Question

The equation of the tangent to the curve x^5/2 + y^5/2 = 33 at the point(1, 4) is:

• A. x + 8y − 33 = 0
• B. 12x + y − 8 = 0
• C. x + 8y − 12 = 0
• D. x + 12y − 8 = 0

Hint:

When differentiating implicitly, always remember to apply the chain rule when dealing with terms involving \( y \), as \( y \) is treated as a function of \( x \). This means that when differentiating \( y^2 \), you must also include \( \frac{dy}{dx} \). Once you have derived \( \frac{dy}{dx} \), you can use it to find the slope at a specific point, and from there, you can write the equation of the tangent line using the point-slope form of the line equation.

Answer 1

The Correct Option is A

To find the equation of the tangent to the curve given by \(x^{5/2}+y^{5/2}=33\) at the point (1, 4), we will use implicit differentiation. Differentiate both sides with respect to \(x\). 

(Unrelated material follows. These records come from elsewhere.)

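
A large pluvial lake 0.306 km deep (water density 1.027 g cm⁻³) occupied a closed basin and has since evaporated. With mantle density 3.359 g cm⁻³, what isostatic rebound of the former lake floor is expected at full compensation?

0.0936 km

u = d ρ_w/ρ_m = 0.306 km × 1.027/3.359 = 0.0936 km.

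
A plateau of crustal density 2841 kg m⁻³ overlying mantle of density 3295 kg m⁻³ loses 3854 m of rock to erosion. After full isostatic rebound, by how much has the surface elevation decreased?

Rebound u = e ρ_c/ρ_m = 3854 m × 2841/3295 = 3323 m.
Net surface drop = e − u = 3854 m − 3323 m = e (ρ_m − ρ_c)/ρ_m = 531 m.

531 m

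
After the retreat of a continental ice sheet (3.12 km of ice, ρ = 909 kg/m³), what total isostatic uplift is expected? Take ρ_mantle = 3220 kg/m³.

Removing the load lets mantle flow back in; uplift u satisfies ρ_ice t = ρ_m u.
u = t ρ_ice/ρ_m = 3.12 km × 909/3220 = 0.881 km.

0.881 km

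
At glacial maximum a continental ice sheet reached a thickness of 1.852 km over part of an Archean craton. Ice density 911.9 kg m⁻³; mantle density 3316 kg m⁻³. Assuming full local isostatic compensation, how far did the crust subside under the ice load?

Equating mass per unit area of the two columns: the ice load ρ_ice t is balanced by mantle displaced below, ρ_m s.
s = t ρ_ice / ρ_m = 1.852 km × 911.9/3316 = 0.509 km.

0.509 km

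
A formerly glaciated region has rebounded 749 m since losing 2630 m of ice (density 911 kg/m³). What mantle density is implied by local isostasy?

ρ_m = ρ_ice t / u = 911 × 2630 m/749 m = 3200 kg/m³.

3200 kg/m³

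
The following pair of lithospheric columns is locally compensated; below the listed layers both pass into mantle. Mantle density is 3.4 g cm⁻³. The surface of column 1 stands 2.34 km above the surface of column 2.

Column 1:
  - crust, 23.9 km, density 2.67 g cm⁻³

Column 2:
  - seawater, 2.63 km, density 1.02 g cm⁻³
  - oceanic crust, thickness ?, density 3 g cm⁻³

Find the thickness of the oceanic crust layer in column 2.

8.08 km

Take the compensation level at the base of the deeper column (depth z_c below the surface of column 1) and equate Σ ρ_i t_i down to z_c; mantle fills any gap and the z_c terms cancel.
Column 1: 23.9×2.67 + (z_c − 23.9)×3.4
Column 2: 2.34×0 + 2.63×1.02 + x×3 + (z_c − 2.34 − 2.63 − x)×3.4
The z_c×3.4 term appears on both sides and cancels. Collect the known terms of each column as K = Σ(ρt)_known − 3.4 × (depth of known layers): K_1 = 63.813 − 3.4×23.9 = −17.447; K_2 = 2.6826 − 3.4×(2.34 + 2.63) = −14.2154.
Balance: K_1 = K_2 − x×(3.4 − 3), so x = (K_2 − K_1)/(3.4 − 3) = 3.2316/0.4 = 8.08 km.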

\(\frac{d}{dx}(x^{5/2})+\frac{d}{dx}(y^{5/2})=\frac{d}{dx}(33)\)

Using the chain rule and power rule, we have:

\(\frac{5}{2}x^{3/2}+\frac{5}{2}y^{3/2}\frac{dy}{dx}=0\)

Solve for \(\frac{dy}{dx}\) to find the slope of the tangent:

\(\frac{5}{2}y^{3/2}\frac{dy}{dx}=-\frac{5}{2}x^{3/2}\)

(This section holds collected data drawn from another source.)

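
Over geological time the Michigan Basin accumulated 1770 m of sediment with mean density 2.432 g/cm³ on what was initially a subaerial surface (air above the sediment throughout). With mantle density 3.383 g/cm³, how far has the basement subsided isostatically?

Subaerial load: s = t ρ_sed / ρ_m = 1770 m × 2.432/3.383 = 1270 m.

1270 m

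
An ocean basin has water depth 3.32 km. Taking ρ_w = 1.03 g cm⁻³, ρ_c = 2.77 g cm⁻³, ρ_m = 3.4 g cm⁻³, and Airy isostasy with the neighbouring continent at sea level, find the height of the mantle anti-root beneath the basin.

Isostatic balance requires: replacing crust with seawater at the top is compensated by replacing crust with mantle at the base: d (ρ_c − ρ_w) = a (ρ_m − ρ_c).
a = d (ρ_c − ρ_w)/(ρ_m − ρ_c) = 3.32 km × 1.74/0.63 = 9.17 km.

9.17 km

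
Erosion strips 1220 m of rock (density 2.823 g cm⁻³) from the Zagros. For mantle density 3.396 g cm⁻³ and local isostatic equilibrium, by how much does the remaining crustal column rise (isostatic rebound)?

Unloading: uplift u = e ρ_c/ρ_m = 1220 m × 2.823/3.396 = 1010 m.

1010 m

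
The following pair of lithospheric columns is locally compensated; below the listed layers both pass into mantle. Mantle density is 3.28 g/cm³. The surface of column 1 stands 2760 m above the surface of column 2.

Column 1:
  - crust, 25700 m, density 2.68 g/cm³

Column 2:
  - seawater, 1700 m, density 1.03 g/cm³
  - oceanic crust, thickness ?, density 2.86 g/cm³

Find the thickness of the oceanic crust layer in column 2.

6050 m

Take the compensation level at the base of the deeper column (depth z_c below the surface of column 1) and equate Σ ρ_i t_i down to z_c; mantle fills any gap and the z_c terms cancel.
Column 1: 25700×2.68 + (z_c − 25700)×3.28
Column 2: 2760×0 + 1700×1.03 + x×2.86 + (z_c − 2760 − 1700 − x)×3.28
The z_c×3.28 term appears on both sides and cancels. Collect the known terms of each column as K = Σ(ρt)_known − 3.28 × (depth of known layers): K_1 = 68876 − 3.28×25700 = −15420; K_2 = 1751 − 3.28×(2760 + 1700) = −12877.8.
Balance: K_1 = K_2 − x×(3.28 − 2.86), so x = (K_2 − K_1)/(3.28 − 2.86) = 2542.2/0.42 = 6050 m.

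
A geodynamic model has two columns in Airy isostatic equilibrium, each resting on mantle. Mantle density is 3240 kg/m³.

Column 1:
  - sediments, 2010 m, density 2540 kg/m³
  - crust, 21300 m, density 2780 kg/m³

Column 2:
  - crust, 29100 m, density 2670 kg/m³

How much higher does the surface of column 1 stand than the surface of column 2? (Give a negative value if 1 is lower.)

−1660 m

For any compensation level in the mantle, the mantle terms cancel and isostasy reduces to e = (Σt_1 − Σt_2) − (Σ(ρt)_1 − Σ(ρt)_2) / ρ_m.
Σt_1 = 23310 m; Σt_2 = 29100 m; Σ(ρt)_1 = 64319400; Σ(ρt)_2 = 77697000 (in m·kg/m³).
e = (23310 − 29100) − (64319400 − 77697000) / 3240 = −1660 m.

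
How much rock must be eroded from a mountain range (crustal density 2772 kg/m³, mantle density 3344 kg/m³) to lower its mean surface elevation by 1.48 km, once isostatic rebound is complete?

Net drop Δ = e − u = e − e ρ_c/ρ_m = e (ρ_m − ρ_c)/ρ_m.
e = Δ ρ_m/(ρ_m − ρ_c) = 1.48 km × 3344/572 = 8.65 km.

8.65 km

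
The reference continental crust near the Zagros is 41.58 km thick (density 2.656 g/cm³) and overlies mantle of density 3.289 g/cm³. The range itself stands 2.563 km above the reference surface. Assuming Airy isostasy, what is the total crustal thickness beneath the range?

Root depth r = h ρ_c / (ρ_m − ρ_c) = 2.563 km × 2.656 / 0.633 = 10.75 km.
Total thickness = T + h + r = 41.58 km + 2.563 km + 10.75 km = 54.9 km.

54.9 km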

\(\frac{dy}{dx}=-\frac{x^{3/2}}{y^{3/2}}\)

Now substitute \(x=1\) and \(y=4\) into the derivative to find the slope at (1, 4):

\(\frac{dy}{dx}=-\frac{1^{3/2}}{4^{3/2}}=-\frac{1}{8}\)

With the slope \(-\frac{1}{8}\) at (1, 4), use the point-slope form of the line equation \(y-y_1=m(x-x_1)\):

\(y-4=-\frac{1}{8}(x-1)\)

Simplify this equation:

\(y-4=-\frac{1}{8}x+\frac{1}{8}\)

Multiply through by 8 to clear fractions:

\(8y-32=-x+1\)

Rearrange to form the equation:

\(x+8y-33=0\)

The equation of the tangent to the curve at point (1, 4) is \(x+8y-33=0\).

Answer 2

To find the equation of the tangent to the curve \(x^{5/2} + y^{5/2} = 33\) at the point (1, 4), we follow these steps: 

• First, differentiate the given equation implicitly with respect to x. The differentiation leads to: \(\frac{5}{2}x^{3/2} + \frac{5}{2}y^{3/2}\frac{dy}{dx} = 0\).
• Solve for \(\frac{dy}{dx}\):
  \(\frac{dy}{dx} = -\frac{x^{3/2}}{y^{3/2}}\).
• Substitute the point (1, 4) into the derivative to find the slope of the tangent:
  \(\frac{dy}{dx} = -\frac{1^{3/2}}{4^{3/2}} = -\frac{1}{8}\).
• Using the point-slope form of the tangent line equation: \(y - y_1 = m(x - x_1)\), where \(m = -\frac{1}{8}\) and \((x_1, y_1) = (1, 4)\), we have:
  \(y - 4 = -\frac{1}{8}(x - 1)\).
• Simplify to form the equation in standard form:
  Multiply through by 8 to eliminate the fraction: \(8(y - 4) = -(x - 1)\)
  \(8y - 32 = -x + 1\)
  Rearrange: \(x + 8y = 33\).

Thus, the equation of the tangent is \(x + 8y - 33 = 0\).